Opinion
1999-03521
Submitted June 14, 2002.
August 5, 2002.
Appeal by the defendant from a judgment of the County Court, Nassau County (Galasso, J.), rendered March 31, 1999, convicting him of robbery in the first degree (four counts), robbery in the second degree, assault in the first degree, attempted assault in the second degree, and criminal possession of a weapon in the fourth degree, upon a jury verdict, and imposing sentence.
Arza Feldman, Hauppauge, N.Y., for appellant, and appellant pro se.
Denis Dillon, District Attorney, Mineola, N.Y. (Judith R. Sternberg, Bruce E. Whitney, and John F. McGlynn of counsel), for respondent.
Before: MYRIAM J. ALTMAN, J.P., GABRIEL M. KRAUSMAN, ROBERT W. SCHMIDT, STEPHEN G. CRANE, JJ.
ORDERED that the judgment is affirmed.
The defendant's contention that his conviction is not supported by legally sufficient evidence is unpreserved for appellate review (see CPL 470.05; People v. Gray, 86 N.Y.2d 10, 19). In any event, viewing the evidence in the light most favorable to the prosecution (see People v. Contes, 60 N.Y.2d 620), we find that it was legally sufficient to establish the defendant's guilt beyond a reasonable doubt. Moreover, upon the exercise of our factual review power, we are satisfied that the verdict of guilt was not against the weight of the evidence (see CPL 470.15).
Contrary to the defendant's contention, he was not deprived of a fair trial by two brief references to his prior contact with the criminal justice system (see People v. Santiago, 52 N.Y.2d 865, 866; People v. Young, 48 N.Y.2d 995, 996; People v. Singletary, 270 A.D.2d 903; People v. Caban, 224 A.D.2d 705; People v. Pought, 154 A.D.2d 628, 629; cf. People v. Mullin, 41 N.Y.2d 475, 480; People v. Butler, 258 A.D.2d 368). The record is clear that the court gave a curative instruction. Moreover, it was the defense counsel who elicited the first comment at issue, and the defense counsel had already elicited the information contained in the second comment prior to the prosecutor's question.
The trial court also properly declined to give a missing witness charge. The request for such a charge was untimely since it was made after the close of all of the evidence (see People v. Tilghman, 233 A.D.2d 348; People v. Woodford, 200 A.D.2d 644; cf. People v. Gonzalez, 68 N.Y.2d 424, 428). In any event, the defendant failed to establish that the missing witness was under the control of the People and would have been expected to provide noncumulative testimony favorable to the prosecution (see People v. Keen, 94 N.Y.2d 533, 539; People v. Macana, 84 N.Y.2d 173, 177; People v. Gonzalez, supra; People v. Almestica, 288 A.D.2d 483, lv denied 97 N.Y.2d 750; People v. Nasario, 258 A.D.2d 599, 600; People v. O'Hara, 253 A.D.2d 560, 561; People v. Bradshaw, 232 A.D.2d 499, 500).
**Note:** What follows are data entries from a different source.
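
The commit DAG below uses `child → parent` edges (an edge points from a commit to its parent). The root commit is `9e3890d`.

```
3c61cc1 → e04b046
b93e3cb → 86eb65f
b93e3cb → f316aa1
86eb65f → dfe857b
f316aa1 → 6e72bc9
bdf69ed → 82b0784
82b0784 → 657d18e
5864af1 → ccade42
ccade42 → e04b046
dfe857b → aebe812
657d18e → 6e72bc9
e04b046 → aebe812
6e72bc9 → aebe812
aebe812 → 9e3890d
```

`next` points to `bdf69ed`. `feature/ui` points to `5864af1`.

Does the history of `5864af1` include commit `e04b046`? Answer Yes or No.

Ancestors of 5864af1 (commits reachable by following parents): {5864af1, 9e3890d, aebe812, ccade42, e04b046}.
e04b046 is in that set, so it is an ancestor of 5864af1.

Yes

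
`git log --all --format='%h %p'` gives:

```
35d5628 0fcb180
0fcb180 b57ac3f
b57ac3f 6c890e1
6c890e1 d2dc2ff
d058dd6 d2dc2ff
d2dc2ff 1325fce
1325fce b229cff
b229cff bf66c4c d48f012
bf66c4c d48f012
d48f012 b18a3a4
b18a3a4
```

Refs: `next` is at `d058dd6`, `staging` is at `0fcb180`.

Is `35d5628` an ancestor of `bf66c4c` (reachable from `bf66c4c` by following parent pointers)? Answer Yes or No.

No

Ancestors of bf66c4c: {b18a3a4, bf66c4c, d48f012}.
35d5628 is not in that set, so it is not an ancestor of bf66c4c.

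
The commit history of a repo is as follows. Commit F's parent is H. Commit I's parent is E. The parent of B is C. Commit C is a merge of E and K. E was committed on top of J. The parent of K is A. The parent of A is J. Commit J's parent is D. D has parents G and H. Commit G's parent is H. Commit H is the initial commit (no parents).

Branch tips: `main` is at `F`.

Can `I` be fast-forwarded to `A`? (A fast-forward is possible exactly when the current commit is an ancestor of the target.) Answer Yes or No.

A fast-forward from I to A is possible iff I is an ancestor of A.
Ancestors of A: {A, D, G, H, J}.
I is not among them, so fast-forward is not possible.

No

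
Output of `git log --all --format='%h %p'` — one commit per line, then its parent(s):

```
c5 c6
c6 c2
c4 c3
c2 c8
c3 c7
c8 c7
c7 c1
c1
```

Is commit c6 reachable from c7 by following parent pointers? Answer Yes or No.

Ancestors of c7: {c1, c7}.
c6 is not in that set, so it is not an ancestor of c7.

No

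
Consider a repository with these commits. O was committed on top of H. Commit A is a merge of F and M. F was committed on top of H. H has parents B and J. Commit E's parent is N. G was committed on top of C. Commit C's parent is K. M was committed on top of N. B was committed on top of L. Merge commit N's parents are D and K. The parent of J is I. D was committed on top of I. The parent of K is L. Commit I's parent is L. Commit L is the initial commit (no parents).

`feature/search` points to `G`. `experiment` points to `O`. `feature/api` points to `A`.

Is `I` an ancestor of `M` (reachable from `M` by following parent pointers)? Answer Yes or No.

Yes

Ancestors of M (commits reachable by following parents): {D, I, K, L, M, N}.
I is in that set, so it is an ancestor of M.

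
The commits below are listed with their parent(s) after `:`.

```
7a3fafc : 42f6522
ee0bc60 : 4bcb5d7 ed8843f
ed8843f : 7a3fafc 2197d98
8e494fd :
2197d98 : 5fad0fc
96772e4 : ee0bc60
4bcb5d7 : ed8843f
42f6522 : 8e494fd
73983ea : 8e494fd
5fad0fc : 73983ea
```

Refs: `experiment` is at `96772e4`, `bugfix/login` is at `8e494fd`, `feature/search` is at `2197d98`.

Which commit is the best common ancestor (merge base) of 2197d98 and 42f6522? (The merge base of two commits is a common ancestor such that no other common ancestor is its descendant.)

Ancestors of 2197d98: {2197d98, 5fad0fc, 73983ea, 8e494fd}.
Ancestors of 42f6522: {42f6522, 8e494fd}.
Common ancestors: {8e494fd}.
The only common ancestor is 8e494fd, so it is the merge base.

8e494fd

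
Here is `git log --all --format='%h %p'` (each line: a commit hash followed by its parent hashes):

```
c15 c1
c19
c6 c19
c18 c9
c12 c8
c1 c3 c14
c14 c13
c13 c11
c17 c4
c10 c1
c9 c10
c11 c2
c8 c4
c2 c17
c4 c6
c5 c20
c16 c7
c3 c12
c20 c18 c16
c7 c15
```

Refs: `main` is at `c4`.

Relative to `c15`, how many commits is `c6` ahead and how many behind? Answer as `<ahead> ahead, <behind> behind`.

Reachable from c6: {c19, c6}.
Reachable from c15: {c1, c11, c12, c13, c14, c15, c17, c19, c2, c3, c4, c6, c8}.
Only in c6's history (ahead): {} — 0.
Only in c15's history (behind): {c1, c11, c12, c13, c14, c15, c17, c2, c3, c4, c8} — 11.

0 ahead, 11 behind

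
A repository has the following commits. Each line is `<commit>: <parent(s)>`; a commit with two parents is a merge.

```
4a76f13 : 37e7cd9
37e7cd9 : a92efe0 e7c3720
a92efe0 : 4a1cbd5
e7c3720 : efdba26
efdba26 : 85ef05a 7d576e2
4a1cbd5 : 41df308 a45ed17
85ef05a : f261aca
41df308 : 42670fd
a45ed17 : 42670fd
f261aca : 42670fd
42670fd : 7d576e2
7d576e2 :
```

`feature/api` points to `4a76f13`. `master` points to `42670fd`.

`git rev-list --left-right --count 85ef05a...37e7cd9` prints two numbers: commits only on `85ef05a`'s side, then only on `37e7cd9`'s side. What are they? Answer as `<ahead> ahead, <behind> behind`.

Reachable from 85ef05a: {42670fd, 7d576e2, 85ef05a, f261aca}.
Reachable from 37e7cd9: {37e7cd9, 41df308, 42670fd, 4a1cbd5, 7d576e2, 85ef05a, a45ed17, a92efe0, e7c3720, efdba26, f261aca}.
Only in 85ef05a's history (ahead): {} — 0.
Only in 37e7cd9's history (behind): {37e7cd9, 41df308, 4a1cbd5, a45ed17, a92efe0, e7c3720, efdba26} — 7.

0 ahead, 7 behind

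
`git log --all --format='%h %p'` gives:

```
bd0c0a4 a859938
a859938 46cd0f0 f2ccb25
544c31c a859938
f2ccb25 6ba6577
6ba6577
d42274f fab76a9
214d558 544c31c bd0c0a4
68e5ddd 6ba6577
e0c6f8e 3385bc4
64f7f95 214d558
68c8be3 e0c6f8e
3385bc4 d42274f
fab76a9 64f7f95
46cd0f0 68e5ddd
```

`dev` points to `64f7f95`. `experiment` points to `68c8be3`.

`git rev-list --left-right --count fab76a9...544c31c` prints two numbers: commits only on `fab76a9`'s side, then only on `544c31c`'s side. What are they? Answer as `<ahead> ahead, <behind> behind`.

4 ahead, 0 behind

Reachable from fab76a9: {214d558, 46cd0f0, 544c31c, 64f7f95, 68e5ddd, 6ba6577, a859938, bd0c0a4, f2ccb25, fab76a9}.
Reachable from 544c31c: {46cd0f0, 544c31c, 68e5ddd, 6ba6577, a859938, f2ccb25}.
Only in fab76a9's history (ahead): {214d558, 64f7f95, bd0c0a4, fab76a9} — 4.
Only in 544c31c's history (behind): {} — 0.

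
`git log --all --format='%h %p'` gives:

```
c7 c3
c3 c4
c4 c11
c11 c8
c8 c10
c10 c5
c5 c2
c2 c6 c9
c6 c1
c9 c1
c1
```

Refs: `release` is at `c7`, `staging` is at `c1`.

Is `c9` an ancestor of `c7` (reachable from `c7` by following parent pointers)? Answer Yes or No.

Yes

Ancestors of c7 (commits reachable by following parents): {c1, c10, c11, c2, c3, c4, c5, c6, c7, c8, c9}.
c9 is in that set, so it is an ancestor of c7.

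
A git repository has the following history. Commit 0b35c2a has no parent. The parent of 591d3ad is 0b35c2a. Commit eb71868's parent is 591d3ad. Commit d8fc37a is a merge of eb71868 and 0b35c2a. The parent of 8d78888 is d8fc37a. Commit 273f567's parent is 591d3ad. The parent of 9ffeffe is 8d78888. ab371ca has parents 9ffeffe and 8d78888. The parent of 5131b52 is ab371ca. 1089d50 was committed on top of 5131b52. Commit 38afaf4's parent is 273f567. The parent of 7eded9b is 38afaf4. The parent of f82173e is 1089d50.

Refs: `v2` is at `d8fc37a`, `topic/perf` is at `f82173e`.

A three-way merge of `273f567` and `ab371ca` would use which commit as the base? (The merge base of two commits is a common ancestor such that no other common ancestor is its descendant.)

591d3ad

Ancestors of 273f567: {0b35c2a, 273f567, 591d3ad}.
Ancestors of ab371ca: {0b35c2a, 591d3ad, 8d78888, 9ffeffe, ab371ca, d8fc37a, eb71868}.
Common ancestors: {0b35c2a, 591d3ad}.
Among these, 591d3ad is not an ancestor of any other common ancestor — it is the merge base.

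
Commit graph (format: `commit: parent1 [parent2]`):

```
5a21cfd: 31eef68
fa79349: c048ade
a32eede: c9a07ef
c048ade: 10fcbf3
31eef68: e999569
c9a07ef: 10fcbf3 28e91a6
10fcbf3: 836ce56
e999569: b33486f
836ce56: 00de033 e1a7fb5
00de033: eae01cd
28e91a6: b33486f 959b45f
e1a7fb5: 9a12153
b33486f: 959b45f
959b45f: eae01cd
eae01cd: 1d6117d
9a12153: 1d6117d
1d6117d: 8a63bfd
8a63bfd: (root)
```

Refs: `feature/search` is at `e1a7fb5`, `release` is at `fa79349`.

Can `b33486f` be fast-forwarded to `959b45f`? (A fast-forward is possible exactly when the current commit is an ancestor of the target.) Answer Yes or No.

A fast-forward from b33486f to 959b45f is possible iff b33486f is an ancestor of 959b45f.
Ancestors of 959b45f: {1d6117d, 8a63bfd, 959b45f, eae01cd}.
b33486f is not among them, so fast-forward is not possible.

No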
Furthermore, contrary to the defendant's contention, the fact that the sentence imposed after trial was greater than that offered during plea negotiations is no indication that the defendant was punished for asserting his right to proceed to trial (see People v. Bellilli, 270 A.D.2d 355; People v. Lam, 226 A.D.2d 554, 555; People v. Goolsby, 213 A.D.2d 722; People v. Clarke, 195 A.D.2d 569, 570-571; cf. People v. Cosme, 203 A.D.2d 375, 376). It is "to be anticipated that sentences handed out after trial may be more severe than those proposed in connection with a plea" (People v. Pena, 50 N.Y.2d 400, 412, cert denied 449 U.S. 1087; see People v. Bellilli, supra; People v. Rosemond, 226 A.D.2d 404; People v. Velez, 222 A.D.2d 539, 541; People v. Street, 220 A.D.2d 704, 705; People v. Patterson, 106 A.D.2d 520, 521). Moreover, the sentence imposed was not excessive (see People v. Suitte, 90 A.D.2d 80).
The defendant's remaining contentions, including those raised in his supplemental pro se brief, are without merit.
ALTMAN, J.P., KRAUSMAN, SCHMIDT and CRANE, JJ., concur.